Когда Артур Миллер говорит: «Каждое поколение должно заново изобрести свободу, тем более что всегда найдутся люди, которых она пугает», его слова подкрепляются жизненным опытом человека это проделавшего. Но прежде всего они подкрепляются его талантом, Артур, сегодня мы славим талант и человека, им наделенного. С днем рождения!
Еще раз в защиту романа
На недавней конференции, посвященной столетию Ассоциации британских издателей, профессор Джордж Штайнер во всеуслышание провозгласил:
В наших романах чувствуется огромная усталость… Жанры возникают и деградируют: эпос, эпическая поэма, классическая трагедия в стихах. Моменты взлета сменяются упадком. Романы какое-то время еще будут сочиняться, однако нарастают поиски гибридных форм — того, что можно условно определить как документальную беллетристику… Какой роман способен сегодня успешно конкурировать с блестящим репортажем, с мастерским повествованием непосредственно с места события? <…>
Пиндар[41], насколько нам известно, был первым, кто сказал: Эти стихи станут песней, когда город, их заказавший, перестанет существовать. Его устами литература бросила смерти грандиозный вызов. Осмелюсь заметить, что произнести такое сегодня вряд ли решится даже величайший из поэтов… Главное, чем традиционно гордится литература (но какой же это чудесный повод для гордости!), состоит в утверждении: Я сильнее смерти. Я могу вести речь о смерти в поэзии, в драме, в романе, потому что я одержала над ней победу, потому что существование мое незыблемо. Теперь это уже недостижимо.
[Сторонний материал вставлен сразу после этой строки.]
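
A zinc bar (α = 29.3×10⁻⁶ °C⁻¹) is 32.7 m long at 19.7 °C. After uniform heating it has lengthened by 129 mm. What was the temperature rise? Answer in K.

ΔT = 135 K

ΔL = αL₀ΔT ⇒ ΔT = ΔL / (αL₀)
ΔT = 129×10⁻³ m / (29.3×10⁻⁶ × 32.7 m) = 134.64 K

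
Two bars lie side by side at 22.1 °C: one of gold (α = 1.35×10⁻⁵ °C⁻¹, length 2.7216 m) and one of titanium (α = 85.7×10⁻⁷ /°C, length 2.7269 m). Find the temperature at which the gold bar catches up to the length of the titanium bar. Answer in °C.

T = 418.4 °C

Equal length when α₁L₁ΔT − α₂L₂ΔT = L₂ − L₁ = 5.30×10⁻³ m
α₁L₁ = 3.67416×10⁻⁵, α₂L₂ = 2.3369533×10⁻⁵ → Δ(αL) = 1.3372067×10⁻⁵ m/K
ΔT = 5.30×10⁻³ / 1.3372067×10⁻⁵ = 396.349 K, so T = 22.1 + 396.349 = 418.449 °C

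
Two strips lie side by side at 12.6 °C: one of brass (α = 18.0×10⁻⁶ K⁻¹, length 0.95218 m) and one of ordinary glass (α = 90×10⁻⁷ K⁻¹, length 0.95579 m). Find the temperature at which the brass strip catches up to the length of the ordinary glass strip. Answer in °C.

Equal length when α₁L₁ΔT − α₂L₂ΔT = L₂ − L₁ = 3.61×10⁻³ m
α₁L₁ = 1.713924×10⁻⁵, α₂L₂ = 8.60211×10⁻⁶ → Δ(αL) = 8.53713×10⁻⁶ m/K
ΔT = 3.61×10⁻³ / 8.53713×10⁻⁶ = 422.859 K, so T = 12.6 + 422.859 = 435.459 °C

T = 435.5 °C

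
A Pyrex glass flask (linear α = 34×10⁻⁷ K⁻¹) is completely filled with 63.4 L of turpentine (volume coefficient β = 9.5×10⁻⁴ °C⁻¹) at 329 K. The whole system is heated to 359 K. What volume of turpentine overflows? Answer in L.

The flask also expands: β_container ≈ 3α = 1.02×10⁻⁵ /K
Net overflow = V₀(β_liq − 3α_cont)ΔT
β − 3α = 9.50×10⁻⁴ − 1.02×10⁻⁵ = 9.398×10⁻⁴ /K; ΔT = 30 K
ΔV = 63.4 × 9.398×10⁻⁴ × 30 = 1.79 L

1.79 L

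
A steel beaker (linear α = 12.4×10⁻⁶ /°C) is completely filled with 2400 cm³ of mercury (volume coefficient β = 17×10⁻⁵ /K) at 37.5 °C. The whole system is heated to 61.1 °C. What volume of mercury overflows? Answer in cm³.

7.52 cm³

The beaker also expands: β_container ≈ 3α = 3.72×10⁻⁵ /K
Net overflow = V₀(β_liq − 3α_cont)ΔT
β − 3α = 1.70×10⁻⁴ − 3.72×10⁻⁵ = 1.328×10⁻⁴ /K; ΔT = 23.6 K
ΔV = 2400 × 1.328×10⁻⁴ × 23.6 = 7.52 cm³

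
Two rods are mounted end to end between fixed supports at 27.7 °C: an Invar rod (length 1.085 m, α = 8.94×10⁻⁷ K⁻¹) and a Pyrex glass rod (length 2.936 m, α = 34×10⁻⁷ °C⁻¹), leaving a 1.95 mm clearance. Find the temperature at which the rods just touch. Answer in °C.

α₁L₁ = 9.6999×10⁻⁷ m/K, α₂L₂ = 9.9824×10⁻⁶ m/K → total 1.095239×10⁻⁵ m/K
ΔT = g/(α₁L₁+α₂L₂) = 1.95×10⁻³ / 1.095239×10⁻⁵ = 178.04 K
T = 27.7 + 178.04 = 205.74 °C

T = 206 °C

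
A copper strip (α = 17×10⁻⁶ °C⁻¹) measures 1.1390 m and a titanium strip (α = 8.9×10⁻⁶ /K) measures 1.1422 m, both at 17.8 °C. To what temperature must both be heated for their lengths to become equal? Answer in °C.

Equal length when α₁L₁ΔT − α₂L₂ΔT = L₂ − L₁ = 3.20×10⁻³ m
α₁L₁ = 1.9363×10⁻⁵, α₂L₂ = 1.016558×10⁻⁵ → Δ(αL) = 9.19742×10⁻⁶ m/K
ΔT = 3.20×10⁻³ / 9.19742×10⁻⁶ = 347.924 K, so T = 17.8 + 347.924 = 365.724 °C

T = 365.7 °C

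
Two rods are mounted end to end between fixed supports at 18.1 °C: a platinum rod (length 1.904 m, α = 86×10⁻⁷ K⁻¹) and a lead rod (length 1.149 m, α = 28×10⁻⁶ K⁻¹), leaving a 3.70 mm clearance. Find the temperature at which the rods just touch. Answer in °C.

α₁L₁ = 1.63744×10⁻⁵ m/K, α₂L₂ = 3.2172×10⁻⁵ m/K → total 4.85464×10⁻⁵ m/K
ΔT = g/(α₁L₁+α₂L₂) = 3.70×10⁻³ / 4.85464×10⁻⁵ = 76.216 K
T = 18.1 + 76.216 = 94.316 °C

T = 94.3 °C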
Итак, перед нами вновь — упрятанная под блистательно изысканным покровом риторики — та же самая избитая, хотя и с давних пор заманчивая тема — Смерть Романа. С ней профессор Штайнер сопрягает — для большей весомости — Смерть Читателя (или, по крайней мере, радикальную его трансформацию в некоего вундеркинда, некоего всезнайку); а также Смерть Книги как таковой (или, по крайней мере, радикальное ее преобразование в электронную форму). Несколько лет тому назад во Франции была возвещена Смерть Автора, профессор же Штайнер в процитированном выше некрологе, который усеял подмостки трупами почище финальной сцены «Гамлета», объявляет о Смерти Трагедии. Над грудами тел возвышается, впрочем, одинокая властная фигура непоколебимого Фортинбраса, перед которым все мы; авторы анонимных текстов; безграмотные читатели; дом Эшеров (то бишь издательская индустрия); Дания, в которой что-то подгнило (опять-таки издательская индустрия); да, собственно, и сами книги — должны склониться. Это, разумеется, фигура Критика.
38
39
По имени Пола Баньяна — героя американского фольклора, легендарного лесоруба с американского Севера, олицетворяющего собой американский размах и силу.